BIO EXPRESS DEGRADABLE. Oleg Blokhine.

Oleg Blokhine est né à Kiev d'un père russe et d'une mère ukrainienne, championne d'athlétisme, le 5 novembre 1952. C'est au Dynamo, le club phare de la ville, qu'il fait ses premiers pas de footballeur à l'âge de 12 ans. Un chapitre qui reste ouvert sur une vingtaine d'années de bons et loyaux services (jusqu'en 1987) pour l'équipe au maillot frappé du D comme Déconne. Deux décennies à répondre aux blagues à répétition de ses coéquipiers. « - Salut Charly ! - Non, moi c'est Oleg ça va très bien merci. T'es con ou quoi ? ». L'humour de l'Est qu'il traîne comme un boulet mais que l'attaquant du Dynamo de Kiev reprend comme un ballon: de volée dans les filets. Parce que le plus important pour Oleg est de marquer des buts pour son club. 211 au total durant sa carrière à Kiev. Un véritable arsenal.

Après ses années de formation (de 1962 à 69) au sein de l'équipe ukrainienne où il gravit patiemment les échelons, Oleg Blokhine devient un titulaire indiscutable à son poste dans l'attaque du Dynamo au début des 70's. Pour preuve, lors de sa première saison complète, Blokhine termine meilleur du championnat (1972) avec 14 buts au compteur. Une distinction personnelle qu'il aligne à quatre autres reprises dans la foulée (1973, 1974, 1975 et 1977) au rythme régulier de 17 à 20 buts par saison. Blokhine reçoit des lauriers. D'ailleurs c'est la coutume à Kiev de lui donner des fleurs. A chaque match au stade Central du Dynamo, une vieille Ukrainienne en châle lui remet un bouquet avant la rencontre. Toujours pour sa pomme. Oleg en rougit. Comme la couleur du maillot de l'équipe nationale qui lui ouvre ses portes dès 1972. L'année des J.O de Münich. Il plante 6 buts et chope une médaille de bronze.

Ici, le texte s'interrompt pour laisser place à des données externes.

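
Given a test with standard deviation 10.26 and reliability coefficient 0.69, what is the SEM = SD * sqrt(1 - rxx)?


SEM = SD * sqrt(1 - rxx)
SEM = 10.26 * sqrt(1 - 0.69)
SEM = 10.26 * sqrt(0.31) = 10.26 * 0.556776
SEM = 5.7125

5.7125


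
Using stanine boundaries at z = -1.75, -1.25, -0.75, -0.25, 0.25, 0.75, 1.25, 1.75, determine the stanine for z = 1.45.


Stanine boundaries: [-1.75, -1.25, -0.75, -0.25, 0.25, 0.75, 1.25, 1.75]
z = 1.45
Check each boundary:
  z >= -1.75 -> could be stanine 2
  z >= -1.25 -> could be stanine 3
  z >= -0.75 -> could be stanine 4
  z >= -0.25 -> could be stanine 5
  z >= 0.25 -> could be stanine 6
  z >= 0.75 -> could be stanine 7
  z >= 1.25 -> could be stanine 8
  z < 1.75
Highest qualifying boundary gives stanine = 8

8


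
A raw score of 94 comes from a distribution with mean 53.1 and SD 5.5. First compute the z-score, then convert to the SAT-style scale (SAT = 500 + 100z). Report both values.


z = (X - mean) / SD = (94 - 53.1) / 5.5
z = 40.9 / 5.5
z = 7.4364
SAT-scale = SAT = 500 + 100z
Carry z at full precision (z = 40.9 / 5.5) into the conversion:
SAT-scale = 500 + 100 * (40.9 / 5.5) = 500 + 4090 / 5.5
SAT-scale = 500 + 743.6364
SAT-scale = 1243.6364

1243.6364


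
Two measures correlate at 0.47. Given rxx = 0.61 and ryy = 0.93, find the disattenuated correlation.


r_corrected = rxy / sqrt(rxx * ryy)
= 0.47 / sqrt(0.61 * 0.93)
= 0.47 / sqrt(0.5673)
= 0.47 / 0.753193
r_corrected = 0.624

0.624


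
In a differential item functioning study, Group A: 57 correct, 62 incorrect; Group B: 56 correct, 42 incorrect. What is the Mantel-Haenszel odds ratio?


Odds_A = 57/62 = 0.9194
Odds_B = 56/42 = 1.3333
OR = Odds_A / Odds_B = 0.9194 / 1.3333
Exactly, OR = (57 * 42) / (62 * 56) = 2394 / 3472
OR = 0.6895

0.6895


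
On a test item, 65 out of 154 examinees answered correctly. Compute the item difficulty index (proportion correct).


Item difficulty p = number correct / total examinees
p = 65 / 154
p = 0.4221

0.4221


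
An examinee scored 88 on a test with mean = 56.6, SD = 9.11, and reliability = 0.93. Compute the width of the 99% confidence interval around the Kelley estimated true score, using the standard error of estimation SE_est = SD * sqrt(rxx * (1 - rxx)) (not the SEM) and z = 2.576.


True score estimate = 0.93*88 + 0.07*56.6 = 85.802
SE_est = SD * sqrt(rxx * (1 - rxx)) = 9.11 * sqrt(0.93 * 0.07) = 9.11 * sqrt(0.0651) = 2.324389
CI = T_est +/- z * SE_est, so width = 2 * z * SE_est = 2 * 2.576 * 2.324389
Width = 11.9753

11.9753


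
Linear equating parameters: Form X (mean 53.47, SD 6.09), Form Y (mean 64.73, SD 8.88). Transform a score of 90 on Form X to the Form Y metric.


slope = SD_Y / SD_X = 8.88 / 6.09 ~ 1.4581
intercept = mean_Y - slope * mean_X = 64.73 - (8.88 / 6.09) * 53.47 ~ -13.2361
Y = slope * X + intercept. To avoid rounding drift from the rounded slope/intercept, evaluate the equivalent form Y = mean_Y + SD_Y * (X - mean_X) / SD_X at full precision:
Y = 64.73 + 8.88 * (90 - 53.47) / 6.09
Y = 64.73 + 8.88 * 36.53 / 6.09
Y = 64.73 + 324.3864 / 6.09
Y = 64.73 + 53.2654
Y = 117.9954

117.9954


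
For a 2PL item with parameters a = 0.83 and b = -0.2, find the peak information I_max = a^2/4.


For 2PL, max info at theta = b = -0.2
I_max = a^2 / 4 = 0.83^2 / 4
= 0.6889 / 4
I_max = 0.1722

0.1722


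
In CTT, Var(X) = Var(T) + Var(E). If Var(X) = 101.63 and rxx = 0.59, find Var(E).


var_true = rxx * var_obs = 0.59 * 101.63 = 59.9617
var_error = var_obs - var_true
var_error = 101.63 - 59.9617
var_error = 41.6683

41.6683


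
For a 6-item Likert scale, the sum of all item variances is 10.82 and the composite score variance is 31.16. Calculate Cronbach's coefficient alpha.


alpha = (k/(k-1)) * (1 - sum(si^2)/s_total^2)
= (6/5) * (1 - 10.82/31.16)
alpha = 0.7833

0.7833


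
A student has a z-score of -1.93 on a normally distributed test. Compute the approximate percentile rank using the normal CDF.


CDF(z) = 0.5 * (1 + erf(z/sqrt(2)))
erf(-1.3647) = -0.9464
CDF = 0.0268
Percentile rank = 0.0268 * 100 = 2.68

2.68


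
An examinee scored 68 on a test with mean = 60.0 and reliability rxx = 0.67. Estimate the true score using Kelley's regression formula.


T_est = rxx * X + (1 - rxx) * mean
T_est = 0.67 * 68 + 0.33 * 60.0
T_est = 45.56 + 19.8
T_est = 65.36

65.36


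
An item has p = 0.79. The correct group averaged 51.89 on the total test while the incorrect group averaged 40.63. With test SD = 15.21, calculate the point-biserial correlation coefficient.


q = 1 - p = 0.21
rpb = ((M1 - M0) / SD) * sqrt(p * q)
rpb = ((51.89 - 40.63) / 15.21) * sqrt(0.79 * 0.21)
rpb = 0.3015

0.3015


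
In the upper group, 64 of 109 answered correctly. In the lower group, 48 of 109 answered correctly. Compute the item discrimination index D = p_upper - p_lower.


p_upper = 64/109 = 0.5872
p_lower = 48/109 = 0.4404
D = 0.5872 - 0.4404 = 0.1468

0.1468


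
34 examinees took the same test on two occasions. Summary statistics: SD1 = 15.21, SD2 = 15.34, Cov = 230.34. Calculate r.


r = cov(X,Y) / (SD_X * SD_Y)
r = 230.34 / (15.21 * 15.34)
r = 230.34 / 233.3214
r = 0.9872

0.9872


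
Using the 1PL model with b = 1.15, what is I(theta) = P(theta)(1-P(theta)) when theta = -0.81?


P = 1/(1+exp(-(-0.81-1.15))) = 0.1235
I = P*(1-P) = 0.1235 * 0.8765
I = 0.1082

0.1082


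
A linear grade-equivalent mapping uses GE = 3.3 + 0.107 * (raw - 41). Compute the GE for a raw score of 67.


raw - median = 67 - 41 = 26
slope * diff = 0.107 * 26 = 2.782
GE = 3.3 + 2.782
GE = 6.082

6.082


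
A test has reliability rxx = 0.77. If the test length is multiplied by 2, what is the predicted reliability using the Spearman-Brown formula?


r_new = (n * rxx) / (1 + (n-1) * rxx)
r_new = (2 * 0.77) / (1 + 1 * 0.77)
r_new = 1.54 / 1.77
r_new = 0.8701

0.8701


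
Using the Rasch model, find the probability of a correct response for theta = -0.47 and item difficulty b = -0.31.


theta - b = -0.47 - -0.31 = -0.16
exp(-(theta - b)) = exp(0.16) = 1.1735
P = 1 / (1 + 1.1735)
P = 0.4601

0.4601


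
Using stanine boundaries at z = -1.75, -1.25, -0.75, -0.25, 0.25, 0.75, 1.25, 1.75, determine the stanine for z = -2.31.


Stanine boundaries: [-1.75, -1.25, -0.75, -0.25, 0.25, 0.75, 1.25, 1.75]
z = -2.31
Check each boundary:
  z < -1.75
  z < -1.25
  z < -0.75
  z < -0.25
  z < 0.25
  z < 0.75
  z < 1.25
  z < 1.75
Highest qualifying boundary gives stanine = 1

1


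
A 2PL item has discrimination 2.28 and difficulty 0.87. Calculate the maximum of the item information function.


For 2PL, max info at theta = b = 0.87
I_max = a^2 / 4 = 2.28^2 / 4
= 5.1984 / 4
I_max = 1.2996

1.2996


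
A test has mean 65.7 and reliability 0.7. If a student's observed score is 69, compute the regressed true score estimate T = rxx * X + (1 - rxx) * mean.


T_est = rxx * X + (1 - rxx) * mean
T_est = 0.7 * 69 + 0.3 * 65.7
T_est = 48.3 + 19.71
T_est = 68.01

68.01


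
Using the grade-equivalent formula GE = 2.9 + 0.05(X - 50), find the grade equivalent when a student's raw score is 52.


raw - median = 52 - 50 = 2
slope * diff = 0.05 * 2 = 0.1
GE = 2.9 + 0.1
GE = 3.0

3.0


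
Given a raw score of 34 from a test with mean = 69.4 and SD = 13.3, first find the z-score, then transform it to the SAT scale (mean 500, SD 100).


z = (X - mean) / SD = (34 - 69.4) / 13.3
z = -35.4 / 13.3
z = -2.6617
SAT-scale = SAT = 500 + 100z
Carry z at full precision (z = -35.4 / 13.3) into the conversion:
SAT-scale = 500 + 100 * (-35.4 / 13.3) = 500 + -3540 / 13.3
SAT-scale = 500 + -266.1654
SAT-scale = 233.8346

233.8346


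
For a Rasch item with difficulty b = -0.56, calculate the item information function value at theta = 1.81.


P = 1/(1+exp(-(1.81--0.56))) = 0.9145
I = P*(1-P) = 0.9145 * 0.0855
I = 0.0782

0.0782


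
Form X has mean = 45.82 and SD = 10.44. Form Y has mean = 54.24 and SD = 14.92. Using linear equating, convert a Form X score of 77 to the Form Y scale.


slope = SD_Y / SD_X = 14.92 / 10.44 ~ 1.4291
intercept = mean_Y - slope * mean_X = 54.24 - (14.92 / 10.44) * 45.82 ~ -11.2422
Y = slope * X + intercept. To avoid rounding drift from the rounded slope/intercept, evaluate the equivalent form Y = mean_Y + SD_Y * (X - mean_X) / SD_X at full precision:
Y = 54.24 + 14.92 * (77 - 45.82) / 10.44
Y = 54.24 + 14.92 * 31.18 / 10.44
Y = 54.24 + 465.2056 / 10.44
Y = 54.24 + 44.5599
Y = 98.7999

98.7999


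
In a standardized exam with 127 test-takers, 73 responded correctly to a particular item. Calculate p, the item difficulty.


Item difficulty p = number correct / total examinees
p = 73 / 127
p = 0.5748

0.5748


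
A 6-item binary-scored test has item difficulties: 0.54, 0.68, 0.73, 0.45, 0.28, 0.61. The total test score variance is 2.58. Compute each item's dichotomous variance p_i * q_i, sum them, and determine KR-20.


For each item, compute p_i * q_i:
  Item 1: 0.54 * 0.46 = 0.2484
  Item 2: 0.68 * 0.32 = 0.2176
  Item 3: 0.73 * 0.27 = 0.1971
  Item 4: 0.45 * 0.55 = 0.2475
  Item 5: 0.28 * 0.72 = 0.2016
  Item 6: 0.61 * 0.39 = 0.2379
Sum(p_i * q_i) = 0.2484 + 0.2176 + 0.1971 + 0.2475 + 0.2016 + 0.2379 = 1.3501
KR-20 = (k/(k-1)) * (1 - Sum(p_i*q_i) / Var_total)
= (6/5) * (1 - 1.3501/2.58)
= 1.2 * 0.4767
KR-20 = 0.572

0.572


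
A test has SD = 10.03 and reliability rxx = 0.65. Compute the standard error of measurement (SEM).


SEM = SD * sqrt(1 - rxx)
SEM = 10.03 * sqrt(1 - 0.65)
SEM = 10.03 * sqrt(0.35) = 10.03 * 0.591608
SEM = 5.9338

5.9338


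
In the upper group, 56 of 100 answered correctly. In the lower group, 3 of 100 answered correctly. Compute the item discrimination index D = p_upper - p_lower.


p_upper = 56/100 = 0.56
p_lower = 3/100 = 0.03
D = 0.56 - 0.03 = 0.53

0.53


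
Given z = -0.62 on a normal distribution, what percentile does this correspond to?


CDF(z) = 0.5 * (1 + erf(z/sqrt(2)))
erf(-0.4384) = -0.4647
CDF = 0.2676
Percentile rank = 0.2676 * 100 = 26.76

26.76


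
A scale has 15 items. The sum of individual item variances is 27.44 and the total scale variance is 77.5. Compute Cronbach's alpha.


alpha = (k/(k-1)) * (1 - sum(si^2)/s_total^2)
= (15/14) * (1 - 27.44/77.5)
alpha = 0.6921

0.6921


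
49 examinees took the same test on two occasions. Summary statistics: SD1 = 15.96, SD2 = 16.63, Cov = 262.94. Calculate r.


r = cov(X,Y) / (SD_X * SD_Y)
r = 262.94 / (15.96 * 16.63)
r = 262.94 / 265.4148
r = 0.9907

0.9907


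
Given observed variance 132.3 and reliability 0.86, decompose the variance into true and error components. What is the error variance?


var_true = rxx * var_obs = 0.86 * 132.3 = 113.778
var_error = var_obs - var_true
var_error = 132.3 - 113.778
var_error = 18.522

18.522


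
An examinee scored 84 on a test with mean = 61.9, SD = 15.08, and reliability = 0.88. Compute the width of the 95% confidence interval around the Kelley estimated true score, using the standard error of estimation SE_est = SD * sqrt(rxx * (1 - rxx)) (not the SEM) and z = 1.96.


True score estimate = 0.88*84 + 0.12*61.9 = 81.348
SE_est = SD * sqrt(rxx * (1 - rxx)) = 15.08 * sqrt(0.88 * 0.12) = 15.08 * sqrt(0.1056) = 4.90042
CI = T_est +/- z * SE_est, so width = 2 * z * SE_est = 2 * 1.96 * 4.90042
Width = 19.2096

19.2096


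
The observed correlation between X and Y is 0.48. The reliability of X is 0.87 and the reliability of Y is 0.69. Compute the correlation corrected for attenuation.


r_corrected = rxy / sqrt(rxx * ryy)
= 0.48 / sqrt(0.87 * 0.69)
= 0.48 / sqrt(0.6003)
= 0.48 / 0.77479
r_corrected = 0.6195

0.6195


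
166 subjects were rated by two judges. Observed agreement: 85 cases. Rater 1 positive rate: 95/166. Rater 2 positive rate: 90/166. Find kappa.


P_o = 85/166 = 0.512048
P_e = (95*90 + 71*76) / 27556 = 0.506097
kappa = (P_o - P_e) / (1 - P_e)
kappa = (0.512048 - 0.506097) / (1 - 0.506097)
kappa = 0.012

0.012


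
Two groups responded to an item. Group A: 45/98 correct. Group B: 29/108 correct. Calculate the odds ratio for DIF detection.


Odds_A = 45/53 = 0.8491
Odds_B = 29/79 = 0.3671
OR = Odds_A / Odds_B = 0.8491 / 0.3671
Exactly, OR = (45 * 79) / (53 * 29) = 3555 / 1537
OR = 2.3129

2.3129


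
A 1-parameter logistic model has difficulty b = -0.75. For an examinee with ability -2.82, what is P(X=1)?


theta - b = -2.82 - -0.75 = -2.07
exp(-(theta - b)) = exp(2.07) = 7.9248
P = 1 / (1 + 7.9248)
P = 0.112

0.112


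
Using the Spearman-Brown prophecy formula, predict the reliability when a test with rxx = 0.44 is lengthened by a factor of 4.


r_new = (n * rxx) / (1 + (n-1) * rxx)
r_new = (4 * 0.44) / (1 + 3 * 0.44)
r_new = 1.76 / 2.32
r_new = 0.7586

0.7586


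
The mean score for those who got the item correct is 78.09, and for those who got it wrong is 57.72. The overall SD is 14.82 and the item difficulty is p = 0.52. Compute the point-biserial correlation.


q = 1 - p = 0.48
rpb = ((M1 - M0) / SD) * sqrt(p * q)
rpb = ((78.09 - 57.72) / 14.82) * sqrt(0.52 * 0.48)
rpb = 0.6867

0.6867


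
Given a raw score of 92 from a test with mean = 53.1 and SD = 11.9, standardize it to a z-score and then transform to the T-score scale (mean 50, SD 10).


z = (X - mean) / SD = (92 - 53.1) / 11.9
z = 38.9 / 11.9
z = 3.2689
T-score = T = 50 + 10z
Carry z at full precision (z = 38.9 / 11.9) into the conversion:
T-score = 50 + 10 * (38.9 / 11.9) = 50 + 389 / 11.9
T-score = 50 + 32.6891
T-score = 82.6891

82.6891


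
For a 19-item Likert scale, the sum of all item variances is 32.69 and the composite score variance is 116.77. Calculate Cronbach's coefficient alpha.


alpha = (k/(k-1)) * (1 - sum(si^2)/s_total^2)
= (19/18) * (1 - 32.69/116.77)
alpha = 0.7601

0.7601


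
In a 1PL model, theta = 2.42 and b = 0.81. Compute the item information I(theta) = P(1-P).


P = 1/(1+exp(-(2.42-0.81))) = 0.8334
I = P*(1-P) = 0.8334 * 0.1666
I = 0.1388

0.1388


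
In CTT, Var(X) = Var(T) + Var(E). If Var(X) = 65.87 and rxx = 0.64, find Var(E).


var_true = rxx * var_obs = 0.64 * 65.87 = 42.1568
var_error = var_obs - var_true
var_error = 65.87 - 42.1568
var_error = 23.7132

23.7132


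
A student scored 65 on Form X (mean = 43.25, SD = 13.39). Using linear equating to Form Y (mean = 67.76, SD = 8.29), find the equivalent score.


slope = SD_Y / SD_X = 8.29 / 13.39 ~ 0.6191
intercept = mean_Y - slope * mean_X = 67.76 - (8.29 / 13.39) * 43.25 ~ 40.9831
Y = slope * X + intercept. To avoid rounding drift from the rounded slope/intercept, evaluate the equivalent form Y = mean_Y + SD_Y * (X - mean_X) / SD_X at full precision:
Y = 67.76 + 8.29 * (65 - 43.25) / 13.39
Y = 67.76 + 8.29 * 21.75 / 13.39
Y = 67.76 + 180.3075 / 13.39
Y = 67.76 + 13.4658
Y = 81.2258

81.2258


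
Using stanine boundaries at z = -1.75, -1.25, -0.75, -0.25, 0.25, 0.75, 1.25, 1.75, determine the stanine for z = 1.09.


Stanine boundaries: [-1.75, -1.25, -0.75, -0.25, 0.25, 0.75, 1.25, 1.75]
z = 1.09
Check each boundary:
  z >= -1.75 -> could be stanine 2
  z >= -1.25 -> could be stanine 3
  z >= -0.75 -> could be stanine 4
  z >= -0.25 -> could be stanine 5
  z >= 0.25 -> could be stanine 6
  z >= 0.75 -> could be stanine 7
  z < 1.25
  z < 1.75
Highest qualifying boundary gives stanine = 7

7


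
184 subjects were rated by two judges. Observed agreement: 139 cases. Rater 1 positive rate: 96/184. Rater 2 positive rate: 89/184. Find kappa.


P_o = 139/184 = 0.755435
P_e = (96*89 + 88*95) / 33856 = 0.499291
kappa = (P_o - P_e) / (1 - P_e)
kappa = (0.755435 - 0.499291) / (1 - 0.499291)
kappa = 0.5116

0.5116


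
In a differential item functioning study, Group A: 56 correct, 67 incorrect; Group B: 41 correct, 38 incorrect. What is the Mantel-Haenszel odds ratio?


Odds_A = 56/67 = 0.8358
Odds_B = 41/38 = 1.0789
OR = Odds_A / Odds_B = 0.8358 / 1.0789
Exactly, OR = (56 * 38) / (67 * 41) = 2128 / 2747
OR = 0.7747

0.7747


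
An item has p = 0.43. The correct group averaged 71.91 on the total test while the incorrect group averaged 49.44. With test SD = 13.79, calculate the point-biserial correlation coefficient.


q = 1 - p = 0.57
rpb = ((M1 - M0) / SD) * sqrt(p * q)
rpb = ((71.91 - 49.44) / 13.79) * sqrt(0.43 * 0.57)
rpb = 0.8067

0.8067


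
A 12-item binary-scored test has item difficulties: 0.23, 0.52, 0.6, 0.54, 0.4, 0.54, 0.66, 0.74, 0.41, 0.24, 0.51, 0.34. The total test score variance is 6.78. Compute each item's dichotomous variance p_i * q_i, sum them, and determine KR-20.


For each item, compute p_i * q_i:
  Item 1: 0.23 * 0.77 = 0.1771
  Item 2: 0.52 * 0.48 = 0.2496
  Item 3: 0.6 * 0.4 = 0.24
  Item 4: 0.54 * 0.46 = 0.2484
  Item 5: 0.4 * 0.6 = 0.24
  Item 6: 0.54 * 0.46 = 0.2484
  Item 7: 0.66 * 0.34 = 0.2244
  Item 8: 0.74 * 0.26 = 0.1924
  Item 9: 0.41 * 0.59 = 0.2419
  Item 10: 0.24 * 0.76 = 0.1824
  Item 11: 0.51 * 0.49 = 0.2499
  Item 12: 0.34 * 0.66 = 0.2244
Sum(p_i * q_i) = 0.1771 + 0.2496 + 0.24 + 0.2484 + 0.24 + 0.2484 + 0.2244 + 0.1924 + 0.2419 + 0.1824 + 0.2499 + 0.2244 = 2.7189
KR-20 = (k/(k-1)) * (1 - Sum(p_i*q_i) / Var_total)
= (12/11) * (1 - 2.7189/6.78)
= 1.0909 * 0.599
KR-20 = 0.6534

0.6534


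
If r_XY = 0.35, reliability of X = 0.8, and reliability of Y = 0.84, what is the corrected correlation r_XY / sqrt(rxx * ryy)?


r_corrected = rxy / sqrt(rxx * ryy)
= 0.35 / sqrt(0.8 * 0.84)
= 0.35 / sqrt(0.672)
= 0.35 / 0.819756
r_corrected = 0.427

0.427


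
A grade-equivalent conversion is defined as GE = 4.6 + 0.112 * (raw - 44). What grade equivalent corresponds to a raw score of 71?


raw - median = 71 - 44 = 27
slope * diff = 0.112 * 27 = 3.024
GE = 4.6 + 3.024
GE = 7.624

7.624


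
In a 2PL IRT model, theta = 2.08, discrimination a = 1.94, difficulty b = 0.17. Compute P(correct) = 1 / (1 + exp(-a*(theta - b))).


a*(theta - b) = 1.94 * (2.08 - 0.17) = 3.7054
exp(-3.7054) = 0.0246
P = 1 / (1 + 0.0246)
P = 0.976

0.976


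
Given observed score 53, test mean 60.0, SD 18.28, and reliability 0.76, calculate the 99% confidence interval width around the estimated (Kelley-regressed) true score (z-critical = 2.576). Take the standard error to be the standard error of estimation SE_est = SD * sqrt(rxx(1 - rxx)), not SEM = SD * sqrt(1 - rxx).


True score estimate = 0.76*53 + 0.24*60.0 = 54.68
SE_est = SD * sqrt(rxx * (1 - rxx)) = 18.28 * sqrt(0.76 * 0.24) = 18.28 * sqrt(0.1824) = 7.80708
CI = T_est +/- z * SE_est, so width = 2 * z * SE_est = 2 * 2.576 * 7.80708
Width = 40.2221

40.2221


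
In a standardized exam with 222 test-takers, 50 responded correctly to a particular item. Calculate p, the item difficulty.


Item difficulty p = number correct / total examinees
p = 50 / 222
p = 0.2252

0.2252


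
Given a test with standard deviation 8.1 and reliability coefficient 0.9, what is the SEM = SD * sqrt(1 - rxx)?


SEM = SD * sqrt(1 - rxx)
SEM = 8.1 * sqrt(1 - 0.9)
SEM = 8.1 * sqrt(0.1) = 8.1 * 0.316228
SEM = 2.5614

2.5614


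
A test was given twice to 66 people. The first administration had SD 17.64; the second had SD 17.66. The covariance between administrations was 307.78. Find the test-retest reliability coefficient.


r = cov(X,Y) / (SD_X * SD_Y)
r = 307.78 / (17.64 * 17.66)
r = 307.78 / 311.5224
r = 0.988

0.988


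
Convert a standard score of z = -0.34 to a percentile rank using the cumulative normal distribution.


CDF(z) = 0.5 * (1 + erf(z/sqrt(2)))
erf(-0.2404) = -0.2661
CDF = 0.3669
Percentile rank = 0.3669 * 100 = 36.69

36.69


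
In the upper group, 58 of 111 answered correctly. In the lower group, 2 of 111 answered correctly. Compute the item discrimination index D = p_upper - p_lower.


p_upper = 58/111 = 0.5225
p_lower = 2/111 = 0.018
D = 0.5225 - 0.018 = 0.5045

0.5045


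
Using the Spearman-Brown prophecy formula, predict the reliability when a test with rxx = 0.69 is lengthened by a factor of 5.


r_new = (n * rxx) / (1 + (n-1) * rxx)
r_new = (5 * 0.69) / (1 + 4 * 0.69)
r_new = 3.45 / 3.76
r_new = 0.9176

0.9176


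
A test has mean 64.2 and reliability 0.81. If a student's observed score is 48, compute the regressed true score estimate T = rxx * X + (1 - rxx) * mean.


T_est = rxx * X + (1 - rxx) * mean
T_est = 0.81 * 48 + 0.19 * 64.2
T_est = 38.88 + 12.198
T_est = 51.078

51.078


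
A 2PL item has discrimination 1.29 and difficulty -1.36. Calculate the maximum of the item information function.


For 2PL, max info at theta = b = -1.36
I_max = a^2 / 4 = 1.29^2 / 4
= 1.6641 / 4
I_max = 0.416

0.416


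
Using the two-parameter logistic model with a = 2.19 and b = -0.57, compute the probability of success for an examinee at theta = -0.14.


a*(theta - b) = 2.19 * (-0.14 - -0.57) = 0.9417
exp(-0.9417) = 0.39
P = 1 / (1 + 0.39)
P = 0.7194

0.7194


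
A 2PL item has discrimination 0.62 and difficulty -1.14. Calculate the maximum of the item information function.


For 2PL, max info at theta = b = -1.14
I_max = a^2 / 4 = 0.62^2 / 4
= 0.3844 / 4
I_max = 0.0961

0.0961


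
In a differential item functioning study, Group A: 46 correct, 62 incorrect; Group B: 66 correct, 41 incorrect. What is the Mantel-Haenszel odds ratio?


Odds_A = 46/62 = 0.7419
Odds_B = 66/41 = 1.6098
OR = Odds_A / Odds_B = 0.7419 / 1.6098
Exactly, OR = (46 * 41) / (62 * 66) = 1886 / 4092
OR = 0.4609

0.4609


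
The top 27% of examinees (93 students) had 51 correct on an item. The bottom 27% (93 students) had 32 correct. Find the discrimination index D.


p_upper = 51/93 = 0.5484
p_lower = 32/93 = 0.3441
D = 0.5484 - 0.3441 = 0.2043

0.2043


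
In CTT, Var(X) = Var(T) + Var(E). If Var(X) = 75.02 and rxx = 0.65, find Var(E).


var_true = rxx * var_obs = 0.65 * 75.02 = 48.763
var_error = var_obs - var_true
var_error = 75.02 - 48.763
var_error = 26.257

26.257


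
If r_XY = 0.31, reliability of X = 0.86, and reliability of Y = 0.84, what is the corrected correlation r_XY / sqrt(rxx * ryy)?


r_corrected = rxy / sqrt(rxx * ryy)
= 0.31 / sqrt(0.86 * 0.84)
= 0.31 / sqrt(0.7224)
= 0.31 / 0.849941
r_corrected = 0.3647

0.3647


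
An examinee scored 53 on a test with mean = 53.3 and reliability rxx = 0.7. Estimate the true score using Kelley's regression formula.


T_est = rxx * X + (1 - rxx) * mean
T_est = 0.7 * 53 + 0.3 * 53.3
T_est = 37.1 + 15.99
T_est = 53.09

53.09


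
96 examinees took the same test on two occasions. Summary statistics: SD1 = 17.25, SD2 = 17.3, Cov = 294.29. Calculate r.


r = cov(X,Y) / (SD_X * SD_Y)
r = 294.29 / (17.25 * 17.3)
r = 294.29 / 298.425
r = 0.9861

0.9861


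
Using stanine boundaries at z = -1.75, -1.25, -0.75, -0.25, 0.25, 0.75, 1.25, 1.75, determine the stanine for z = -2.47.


Stanine boundaries: [-1.75, -1.25, -0.75, -0.25, 0.25, 0.75, 1.25, 1.75]
z = -2.47
Check each boundary:
  z < -1.75
  z < -1.25
  z < -0.75
  z < -0.25
  z < 0.25
  z < 0.75
  z < 1.25
  z < 1.75
Highest qualifying boundary gives stanine = 1

1


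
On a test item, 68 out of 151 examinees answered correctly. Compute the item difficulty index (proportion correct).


Item difficulty p = number correct / total examinees
p = 68 / 151
p = 0.4503

0.4503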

Belote et re- quatre ans plus tard à Montréal en 1976. Nouvelle médaille en chocolat. De bronze en fait. Oleg Blokhine n' a que 20 ans et commence une carrière sur les chapeaux de russes ! Qui tient le rythme sur la durée. Oleg collectione les titres de champions avec son Dynamo Kiev. Huit titres étalés sur quinze ans (1971, 74, 75, 77, 80, 81, 85 et 86). Une belle brochette garnie de coupes nationales aussi (1974, 78, 82, 85 et 87). Sur le plan européen, le Dynamo n'est pas en reste non plus et remporte la coupe des coupes 1975 devant Ferencvaros (3-0) à Bâle. Une correction comme celle infligée quelques mois plus tard en super-coupe d'Europe face au Bayern de Münich (1-0, 2-0). Plus que le score, le jeu pratiqué par les joueurs de Valeri Lobanovski a du style. Moderne, inspiré. A la manière du grand Ajax. Fan de Cruyff, Blokhine brille au Dynamo et obtient naturellement le ballon d'or 1975. La distinction ultime pour tout footballeur qui s'ajoute aux mérites des honneurs nationaux – élu joueur de l'année en URSS à trois reprises en 1973, 74 et 75. Là ça commence à faire un paquet de médailles au cou de l'international qui ne connaît pas trop l'apothéose avec l'équipe d'URSS. Deux coupes du Monde discrètes à son actif en 1982 et 86. L'année où le Dynamo Kiev torpille l'Atletico Madrid à Lyon en finale de la coupe des coupes. Une vraie leçon de football direct.


1986 c'est aussi les débuts de la Perestroïka. Gorbi tout ça. L'URSS ouvre ses frontières. Oleg Blokhine, vieillissant, anticipe sa fin de carrière pour gagner un peu de pognon. Pas trop tôt. Après 25 ans de fidélité au Dynamo Kiev, il quitte sa ville et son pays pour l'Autriche en 1988 et signe au SK Vorwärts Steyr pour une saison. A 36 ans, il marque encore quelques buts (9) avant son exil doré à Chypre (1989-90) où il termine sa carrière professionnelle à Aris Limassol sur un parcours exemplaire: Recordman des sélections en équipe d'URSS (112) et 42 buts inscrits, et près de 500 matches officiels joués menés tambours battants (495). Un peu comme Oleg Blokhine. Un mec vraiment à fond.

Le Dynamo de Kiev. Une équipe qui a de l'allure.